Auch an der Freien Universität Berlin kommt Michael J. Sandel gut an: Nach seinem Vortrag drängen sich die Studierenden um den Gast aus den USA, um ihre Ausgaben seiner Bücher signieren zu lassen.

Das liegt sicher nicht nur daran, was Sandel zu sagen hat. Sondern auch daran, wie er vorträgt. Er predige nämlich nicht, verspricht Stefan Gosepath, Professor für Praktische Philosophie an der Freien Universität, der den Abend moderiert und Sandel vorstellt. Dieser stelle vielmehr Fragen, „wie Aristoteles auf der Agora”, dem griechischen Versammlungsplatz der freien Bürger im antiken Athen. Tatsächlich: Sandel spricht frei, diskutiert mit den Studierenden, fragt nach, gern mit einer Hand in der Hosentasche. Nur für wörtliche Zitate huscht er kurz hinüber zum Redepult.

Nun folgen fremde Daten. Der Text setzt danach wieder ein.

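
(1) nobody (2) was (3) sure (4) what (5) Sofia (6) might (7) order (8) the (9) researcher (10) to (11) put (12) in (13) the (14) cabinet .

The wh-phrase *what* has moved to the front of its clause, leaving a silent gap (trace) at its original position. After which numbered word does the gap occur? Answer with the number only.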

Sandel diskutierte mit den Studierenden, fragte nach.

Sandel diskutierte mit den Studierenden, fragte nach.
Bildquelle: Katy Otto

Seit 2019 untersuchen Forschende der Freien Universität Berlin und von acht weiteren Institutionen bei SCRIPTS, wie die liberale Ordnung derart fragil werden konnte – trotz ihrer unbestreitbaren Erfolge, seien sie politisch oder wirtschaftlich. Sandel glaubt: „Es ist weniger eine Bedrohung von außen als vielmehr eine Art Fehler im liberalen Quellcode selbst.“ 

Die Meritokratie, in der Status von der persönlichen Leistung abhängt, produziere nicht nur große Ungleichheit und kleine Eliten, so Sandel: Sie adele einerseits die Gewinner unserer Leistungsgesellschaft, die glaubten, “ihre Gewinne seien wohlverdient”. Und lade andererseits die Schuld bei jedem Einzelnen ab, der es nicht an die Spitze schaffe. „Das verstärkt die Hybris unter den Gewinnern und behandelt diejenigen, die fallen, schroff”, sagt Sandel. Nach dem Motto: „Ihr hattet ja eure Chance.” Und: „Euer Versagen ist eure Schuld.”

Aus diesem Gefühl, von oben herab behandelt zu werden, wachse eine Ablehnung gegenüber den Eliten unter denjenigen ohne Universitätsabschluss – eine soziale Gruppe, die dann für Donald Trump oder den Brexit stimme. Was die Regierenden im Westen – beinahe ausnahmslos Menschen mit Uni-Abschluss, wie Michael J. Sandel betont – völlig unvorbereitet getroffen habe.

Michael J. Sandel (links) und Stefan Gosepath, Philosophieprofessor an der Freien Universität

Michael J. Sandel (links) und Stefan Gosepath, Philosophieprofessor an der Freien Universität
Bildquelle: Katy Otto

Das eigene Milieu schont Sandel bei alledem nicht. Statt sich der ökonomischen Ungleichheit zu widmen, lieferten progressive Kräfte die moralisierende Begleitmusik zum neoliberalen Entgrenzungskapitalismus. Schließlich gehe es auch den Kosmopoliten darum, Grenzen einzureißen und als gestrig abzustempeln. Wer dem widerspreche, gerate schnell unter Bigotterieverdacht. „Das ist ein ökonomisches wie kulturelles Projekt”, sagt Sandel über die Globalisierung. Die Progressiven, rät er, müssten stattdessen dringend eine Sprache finden, um Bedürfnisse nach Zugehörigkeit und ja, auch Patriotismus zu adressieren. Er ruft dazu auf, sich wieder auf die „Würde der Arbeit“ zu fokussieren. 

Seinen Charme auch unter den Studierenden macht dabei aus, dass Sandel bei alledem kein Fatalist ist. Er schließt seine Vorlesung in der Rostlaube mit einem Zitat des ehemaligen britischen Premierministers Tony Blair. Der habe mal die Globalisierung als naturgegeben dargestellt, wie die Abfolge von Sommer und Herbst. Die Klimakrise zeige doch aber, dass selbst die Jahreszeiten keineswegs unverbänderbar seien, kontert Michael J. Sandel. Seine Botschaft an diesem Abend: Dann muss sich doch auch die Globalisierung reformieren lassen.